«Напишу Вам, бесценный Лев Николаевич, небольшое письмо, хотя тема у меня богатейшая. Но и нездоровится, и очень долго бы было вполне развить эту тему. Вы, верно, уже получили теперь биографию Достоевского — прошу Вашего внимания и снисхождения, — скажите, как Вы ее находите. И по этому-то случаю хочу исповедаться перед Вами. Все время писанья я был в борьбе, я боролся с подымавшимся во мне отвращением, старался подавить в себе это дурное чувство. Пособите мне найти от него выход. Я не могу считать Достоевского ни хорошим, ни счастливым человеком (что, в сущности, совпадает). Он был зол, завистлив, развратен, и он всю жизнь провел в таких волнениях, которые делали его жалким и делали бы смешным, если бы он не был при этом так зол и так умен. Сам же он, как Руссо, считал себя лучшим из людей и самым счастливым. По случаю биографии я живо вспомнил все эти черты. В Швейцарии, при мне, он так помыкал слугою, что тот обиделся и выговорил ему: „Я ведь тоже человек!“ Помню, как тогда же мне было поразительно, что это было сказано проповеднику гуманности и что тут отозвались понятия вольной Швейцарии о правах человека.
Такие сцены были с ним беспрестанно, потому что он не мог удержать своей злости. Я много раз молчал на его выходки, которые он делал совершенно по-бабьи, неожиданно и непрямо; но и мне случалось раза два сказать ему очень обидные вещи. Но, разумеется, в отношении к обидам он вообще имел перевес над обыкновенными людьми и всего хуже то, что он этим услаждался, что он никогда не каялся до конца во всех своих пакостях. Его тянуло к пакостям, и он хвалился ими. Висковатов стал мне рассказывать, как он похвалялся, что… в бане с маленькой девочкой, которую привела ему гувернантка. Заметьте при этом, что при животном сладострастии у него не было никакого вкуса, никакого чувства женской красоты и прелести. Это видно в его романах. Лица, наиболее на него похожие, — это герой „Записок из подполья“, Свидригайлов в „Преступлении и наказании“ и Ставрогин в „Бесах“. Одну сцену из Ставрогина (растление и пр.) Катков не хотел печатать, а Достоевский здесь ее читал многим.
При такой натуре он был очень расположен к сладкой сантиментальности, к высоким и гуманным мечтаниям, и эти мечтания — его направление, его литературная музыка и дорога. В сущности, впрочем, все его романы составляют самооправдание, доказывают, что в человеке могут ужиться с благородством всякие мерзости.
Как мне тяжело, что я не могу отделаться от этих мыслей, что не умею найти точки примирения! Разве я злюсь? Завидую? Желаю ему зла? Нисколько: я только готов плакать, что это воспоминание, которое могло бы быть светлым, — только давит меня!
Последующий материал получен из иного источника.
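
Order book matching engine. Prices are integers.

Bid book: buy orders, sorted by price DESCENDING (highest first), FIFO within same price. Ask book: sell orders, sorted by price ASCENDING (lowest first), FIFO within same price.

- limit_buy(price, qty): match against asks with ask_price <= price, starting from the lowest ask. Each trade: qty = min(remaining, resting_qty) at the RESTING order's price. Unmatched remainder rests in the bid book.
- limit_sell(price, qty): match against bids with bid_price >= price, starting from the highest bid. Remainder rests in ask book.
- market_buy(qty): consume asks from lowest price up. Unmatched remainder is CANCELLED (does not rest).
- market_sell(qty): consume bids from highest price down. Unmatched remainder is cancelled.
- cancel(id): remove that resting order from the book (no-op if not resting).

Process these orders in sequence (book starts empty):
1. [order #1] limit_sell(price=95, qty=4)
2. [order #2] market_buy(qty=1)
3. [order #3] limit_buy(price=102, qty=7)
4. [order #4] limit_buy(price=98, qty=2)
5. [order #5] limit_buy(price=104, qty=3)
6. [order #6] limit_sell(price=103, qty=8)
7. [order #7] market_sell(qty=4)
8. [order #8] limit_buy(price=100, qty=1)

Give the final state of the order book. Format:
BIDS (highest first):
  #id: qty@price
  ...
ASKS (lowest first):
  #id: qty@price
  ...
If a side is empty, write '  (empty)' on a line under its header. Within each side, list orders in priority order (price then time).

After op 1 [order #1] limit_sell(price=95, qty=4): fills=none; bids=[-] asks=[#1:4@95]
After op 2 [order #2] market_buy(qty=1): fills=#2x#1:1@95; bids=[-] asks=[#1:3@95]
After op 3 [order #3] limit_buy(price=102, qty=7): fills=#3x#1:3@95; bids=[#3:4@102] asks=[-]
After op 4 [order #4] limit_buy(price=98, qty=2): fills=none; bids=[#3:4@102 #4:2@98] asks=[-]
After op 5 [order #5] limit_buy(price=104, qty=3): fills=none; bids=[#5:3@104 #3:4@102 #4:2@98] asks=[-]
After op 6 [order #6] limit_sell(price=103, qty=8): fills=#5x#6:3@104; bids=[#3:4@102 #4:2@98] asks=[#6:5@103]
After op 7 [order #7] market_sell(qty=4): fills=#3x#7:4@102; bids=[#4:2@98] asks=[#6:5@103]
After op 8 [order #8] limit_buy(price=100, qty=1): fills=none; bids=[#8:1@100 #4:2@98] asks=[#6:5@103]

Answer: BIDS (highest first):
  #8: 1@100
  #4: 2@98
ASKS (lowest first):
  #6: 5@103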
Припоминаю Ваши слова, что люди, которые слишком хорошо нас знают, естественно, не любят нас. Но это бывает и иначе. Можно при близком знакомстве узнать в человеке черту, за которую ему потом будешь все прощать. Движение истинной доброты, искра настоящей сердечной теплоты, даже одна минута настоящего раскаяния может все загладить; и если бы я вспомнил что-нибудь подобное у Достоевского, я бы простил его и радовался бы на него. Но одно возведение себя в прекрасного человека, одна головная и литературная гуманность — боже, как это противно!
Это был истинно несчастный и дурной человек, который воображал себя счастливцем, героем и нежно любил одного себя. Так как я про себя знаю, что могу возбуждать сам отвращение, и научился понимать и прощать в других это чувство, то я думал, что найду выход и по отношению к Достоевскому. Но не нахожу и не нахожу!
Вот маленький комментарий к моей Биографии; я бы мог записать и рассказать и эту сторону в Достоевском, много случаев рисуются мне гораздо живее, чем то, что мною описано, и рассказ вышел бы гораздо правдивее; но пусть эта правда погибнет, будем щеголять одною лицевою стороною жизни, как мы это делаем везде и во всем!
…Я послал Вам еще два сочинения (дублеты), которые очень сам люблю и которыми, как я заметил бывши у Вас, Вы интересуетесь.